5
votes

[Background Story]

I am working with a 5 year old user identification system, and I am trying to add IDs to the database. The problem I have is that the system that reads the ID numbers requires some sort of checksum, and no-one working here now has ever worked with it, so no-one knows how it works.

I have access to the list of existing IDs, which already have correct checksums. Also, as the checksum only has 16 possible values, I can create any ID I want and run it through the authentication system up to 16 times until I get the correct checksum (but this is quite time consuming)

[Question]

What methods can I use to help guess the checksum algorithm of used for some data? I have tried a few simple methods such as XORing and summing, but these have not worked.

So my question is: if I have data (in hexadecimal) like this:

data        checksum
00029921    1
00013481    B
00026001    3
00004541    8

What methods can I use work out what sort of checksum is used? i.e. should I try sequential numbers such as 00029921,00029922,00029923,... or 00029911,00029921,00029931,... If I do this what patterns should I look for in the changing checksum?

Similarly, would comparing swapped digits tell me anything useful about the checksum? i.e. 00013481 and 00031481

Is there anything else that could tell me something useful? What about inverting one bit, or maybe one hex digit?

I am assuming that this will be a common checksum algorithm, but I don't know where to start in testing it. I have read the following links, but I am not sure if I can apply any of this to my case, as I don't think mine is a CRC.

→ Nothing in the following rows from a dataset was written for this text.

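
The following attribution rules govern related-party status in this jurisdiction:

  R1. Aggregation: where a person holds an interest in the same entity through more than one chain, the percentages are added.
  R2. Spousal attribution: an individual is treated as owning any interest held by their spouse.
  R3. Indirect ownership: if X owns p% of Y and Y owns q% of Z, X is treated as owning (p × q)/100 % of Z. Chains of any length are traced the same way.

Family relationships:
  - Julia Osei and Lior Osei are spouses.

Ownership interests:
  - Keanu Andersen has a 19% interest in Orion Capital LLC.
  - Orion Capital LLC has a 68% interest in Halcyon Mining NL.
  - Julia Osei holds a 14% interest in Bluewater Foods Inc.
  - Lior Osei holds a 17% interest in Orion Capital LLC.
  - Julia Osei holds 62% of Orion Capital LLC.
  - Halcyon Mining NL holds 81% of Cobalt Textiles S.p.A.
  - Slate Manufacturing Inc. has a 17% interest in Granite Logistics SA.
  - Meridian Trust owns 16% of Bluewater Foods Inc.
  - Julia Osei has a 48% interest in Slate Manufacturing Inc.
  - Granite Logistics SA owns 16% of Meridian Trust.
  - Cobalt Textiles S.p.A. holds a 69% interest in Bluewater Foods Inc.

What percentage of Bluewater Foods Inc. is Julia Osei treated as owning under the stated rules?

44.233004%

By spousal attribution (R2), Julia Osei is treated as also owning Lior Osei's interest in Orion Capital LLC, giving 62% + 17% = 79%.
Chain via Orion Capital LLC → Halcyon Mining NL → Cobalt Textiles S.p.A. (R3): 79% × 68% × 81% × 69% = 30.024108% of Bluewater Foods Inc.
Chain via Slate Manufacturing Inc. → Granite Logistics SA → Meridian Trust (R3): 48% × 17% × 16% × 16% = 0.208896% of Bluewater Foods Inc.
Direct interest in Bluewater Foods Inc: 14%.
Aggregating (R1): 30.024108% + 0.208896% + 14% = 44.233004%.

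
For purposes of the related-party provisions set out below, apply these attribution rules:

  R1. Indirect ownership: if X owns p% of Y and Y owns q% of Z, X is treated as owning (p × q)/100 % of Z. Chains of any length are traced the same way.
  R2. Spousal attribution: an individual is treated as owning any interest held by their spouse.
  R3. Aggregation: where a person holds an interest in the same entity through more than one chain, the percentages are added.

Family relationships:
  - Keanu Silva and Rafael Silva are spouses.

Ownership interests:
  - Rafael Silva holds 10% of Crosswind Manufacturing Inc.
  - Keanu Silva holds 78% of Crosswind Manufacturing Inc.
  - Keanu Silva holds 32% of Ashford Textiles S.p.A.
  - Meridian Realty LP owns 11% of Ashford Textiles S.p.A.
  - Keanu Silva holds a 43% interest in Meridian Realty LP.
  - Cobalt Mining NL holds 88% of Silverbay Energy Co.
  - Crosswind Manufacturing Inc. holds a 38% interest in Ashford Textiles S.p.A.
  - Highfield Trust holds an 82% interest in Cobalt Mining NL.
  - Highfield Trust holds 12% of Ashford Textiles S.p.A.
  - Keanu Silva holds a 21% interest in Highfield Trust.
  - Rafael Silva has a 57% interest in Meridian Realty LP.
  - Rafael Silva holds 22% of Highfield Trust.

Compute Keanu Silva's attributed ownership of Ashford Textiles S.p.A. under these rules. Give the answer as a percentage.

81.6%

By spousal attribution (R2), Keanu Silva is treated as also owning Rafael Silva's interest in Meridian Realty LP, giving 43% + 57% = 100%.
By spousal attribution (R2), Keanu Silva is treated as also owning Rafael Silva's interest in Crosswind Manufacturing Inc, giving 78% + 10% = 88%.
By spousal attribution (R2), Keanu Silva is treated as also owning Rafael Silva's interest in Highfield Trust, giving 21% + 22% = 43%.
Chain via Meridian Realty LP (R1): 100% × 11% = 11% of Ashford Textiles S.p.A.
Chain via Crosswind Manufacturing Inc. (R1): 88% × 38% = 33.44% of Ashford Textiles S.p.A.
Chain via Highfield Trust (R1): 43% × 12% = 5.16% of Ashford Textiles S.p.A.
Direct interest in Ashford Textiles S.p.A: 32%.
Aggregating (R3): 11% + 33.44% + 5.16% + 32% = 81.6%.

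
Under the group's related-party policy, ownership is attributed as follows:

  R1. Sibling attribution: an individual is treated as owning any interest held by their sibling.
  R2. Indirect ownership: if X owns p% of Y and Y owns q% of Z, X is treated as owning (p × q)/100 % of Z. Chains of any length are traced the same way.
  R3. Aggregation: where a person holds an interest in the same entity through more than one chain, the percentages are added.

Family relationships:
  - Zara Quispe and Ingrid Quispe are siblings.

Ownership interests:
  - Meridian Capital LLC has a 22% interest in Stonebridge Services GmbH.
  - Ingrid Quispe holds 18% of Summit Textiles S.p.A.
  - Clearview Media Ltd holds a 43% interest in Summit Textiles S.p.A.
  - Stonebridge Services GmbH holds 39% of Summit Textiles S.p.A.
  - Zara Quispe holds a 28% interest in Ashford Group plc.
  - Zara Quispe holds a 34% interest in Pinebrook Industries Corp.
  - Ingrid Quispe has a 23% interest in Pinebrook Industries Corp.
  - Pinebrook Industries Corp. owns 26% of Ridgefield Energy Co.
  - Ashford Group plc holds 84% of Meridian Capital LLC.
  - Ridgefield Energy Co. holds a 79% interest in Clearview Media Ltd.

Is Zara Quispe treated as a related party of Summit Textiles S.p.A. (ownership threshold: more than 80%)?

By sibling attribution (R1), Zara Quispe is treated as also owning Ingrid Quispe's interest in Pinebrook Industries Corp, giving 34% + 23% = 57%.
By sibling attribution (R1), Zara Quispe is treated as owning Ingrid Quispe's 18% interest in Summit Textiles S.p.A.
Chain via Pinebrook Industries Corp. → Ridgefield Energy Co. → Clearview Media Ltd (R2): 57% × 26% × 79% × 43% = 5.034354% of Summit Textiles S.p.A.
Chain via Ashford Group plc → Meridian Capital LLC → Stonebridge Services GmbH (R2): 28% × 84% × 22% × 39% = 2.018016% of Summit Textiles S.p.A.
Direct interest in Summit Textiles S.p.A: 18%.
Aggregating (R3): 5.034354% + 2.018016% + 18% = 25.05237%.
25.05237% does not exceed the 80% threshold, so Zara is not a related party to Summit Textiles S.p.A.

No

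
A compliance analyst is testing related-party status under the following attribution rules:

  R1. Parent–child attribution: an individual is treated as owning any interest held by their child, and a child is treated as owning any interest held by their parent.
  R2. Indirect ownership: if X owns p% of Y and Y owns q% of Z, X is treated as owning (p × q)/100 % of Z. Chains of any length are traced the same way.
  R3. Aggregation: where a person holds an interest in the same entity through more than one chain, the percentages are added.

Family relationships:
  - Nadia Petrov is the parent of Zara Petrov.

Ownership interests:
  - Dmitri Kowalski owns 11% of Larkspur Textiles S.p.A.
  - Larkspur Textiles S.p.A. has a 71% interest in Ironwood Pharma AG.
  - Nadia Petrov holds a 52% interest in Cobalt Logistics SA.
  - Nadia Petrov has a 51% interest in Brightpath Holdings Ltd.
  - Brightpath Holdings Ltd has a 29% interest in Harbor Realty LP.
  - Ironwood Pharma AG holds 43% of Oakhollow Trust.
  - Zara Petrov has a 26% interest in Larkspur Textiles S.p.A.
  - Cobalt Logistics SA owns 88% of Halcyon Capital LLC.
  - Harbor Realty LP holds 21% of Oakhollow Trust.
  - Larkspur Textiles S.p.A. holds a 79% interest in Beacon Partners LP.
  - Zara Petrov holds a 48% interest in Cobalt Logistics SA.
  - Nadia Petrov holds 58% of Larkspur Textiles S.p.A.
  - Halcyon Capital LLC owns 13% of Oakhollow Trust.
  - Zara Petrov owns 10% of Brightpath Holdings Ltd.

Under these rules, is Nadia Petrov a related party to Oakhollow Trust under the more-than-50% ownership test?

No

By parent–child attribution (R1), Nadia Petrov is treated as also owning Zara Petrov's interest in Brightpath Holdings Ltd, giving 51% + 10% = 61%.
By parent–child attribution (R1), Nadia Petrov is treated as also owning Zara Petrov's interest in Cobalt Logistics SA, giving 52% + 48% = 100%.
By parent–child attribution (R1), Nadia Petrov is treated as also owning Zara Petrov's interest in Larkspur Textiles S.p.A, giving 58% + 26% = 84%.
Chain via Brightpath Holdings Ltd → Harbor Realty LP (R2): 61% × 29% × 21% = 3.7149% of Oakhollow Trust.
Chain via Cobalt Logistics SA → Halcyon Capital LLC (R2): 100% × 88% × 13% = 11.44% of Oakhollow Trust.
Chain via Larkspur Textiles S.p.A. → Ironwood Pharma AG (R2): 84% × 71% × 43% = 25.6452% of Oakhollow Trust.
Aggregating (R3): 3.7149% + 11.44% + 25.6452% = 40.8001%.
40.8001% does not exceed the 50% threshold, so Nadia is not a related party to Oakhollow Trust.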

stackoverflow.com/questions/149617/how-could-i-guess-a-checksum-algorithm stackoverflow.com/questions/2896753/find-the-algorithm-that-generates-the-checksum cosc.canterbury.ac.nz/greg.ewing/essays/CRC-Reverse-Engineering.html

[ANSWER]

I have now downloaded a much larger list of data, and it turned out to be simpler than I was expecting, but for completeness, here is what I did.

data:

00024901 A
00024911 B
00024921 C
00024931 D
00042811 A
00042871 0
00042881 1
00042891 2
00042901 A
00042921 C
00042961 0
00042971 1
00042981 2
00043021 4
00043031 5
00043041 6
00043051 7
00043061 8
00043071 9
00043081 A
00043101 3
00043111 4
00043121 5
00043141 7
00043151 8
00043161 9
00043171 A
00044291 E

From these, I could see that when just one value was increased by a value, the checksum was also increased by the same value as in:

00024901 A
00024911 B

Also, two digits swapped did not change the checksum:

00024901 A
00042901 A

This means that the polynomial value (for these two positions at least) must be the same

Finally, the checksum for 00000000 was A, so I calculated the sum of digits plus A mod 16:
( (Σxi) +0xA )mod16
And this matched for all the values I had. Just to check that there was nothing sneaky going on with the first 3 digits that never changed in my data, I made up and tested some numbers as Eric suggested, and those all worked with this too!

1
Could you post some more data, for instance a few sequential numbers with checksums?Matti Virkkunen
What's the checksum for 00000000?James
Matti- yes, I'll get some more (sequential) numbers off the database later. James - I was trying to avoid making up lots of numbers if I could, because it takes a while to get the checksum, but 00000000 is probably a very good one to start with!Ed.C

1 Answers

8
votes

Many checksums I've seen use simple weighted values based on the position of the digits. For example, if the weights are 3,5,7 the checksum might be 3*c[0] + 5*c[1] + 7*c[2], then mod 10 for the result. (In your case, mod 16, since you have 4 bit checksum)

To check if this might be the case, I suggest that you feed some simple values into your system to get an answer:

1000000 = ?
0100000 = ?
0010000 = ?

... etc. If there are simple weights based on position, this may reveal it. Even if the algorithm is something different, feeding in nice, simple values and looking for patterns may be enlightening. As Matti suggested, you/we will likely need to see more samples before decoding the pattern.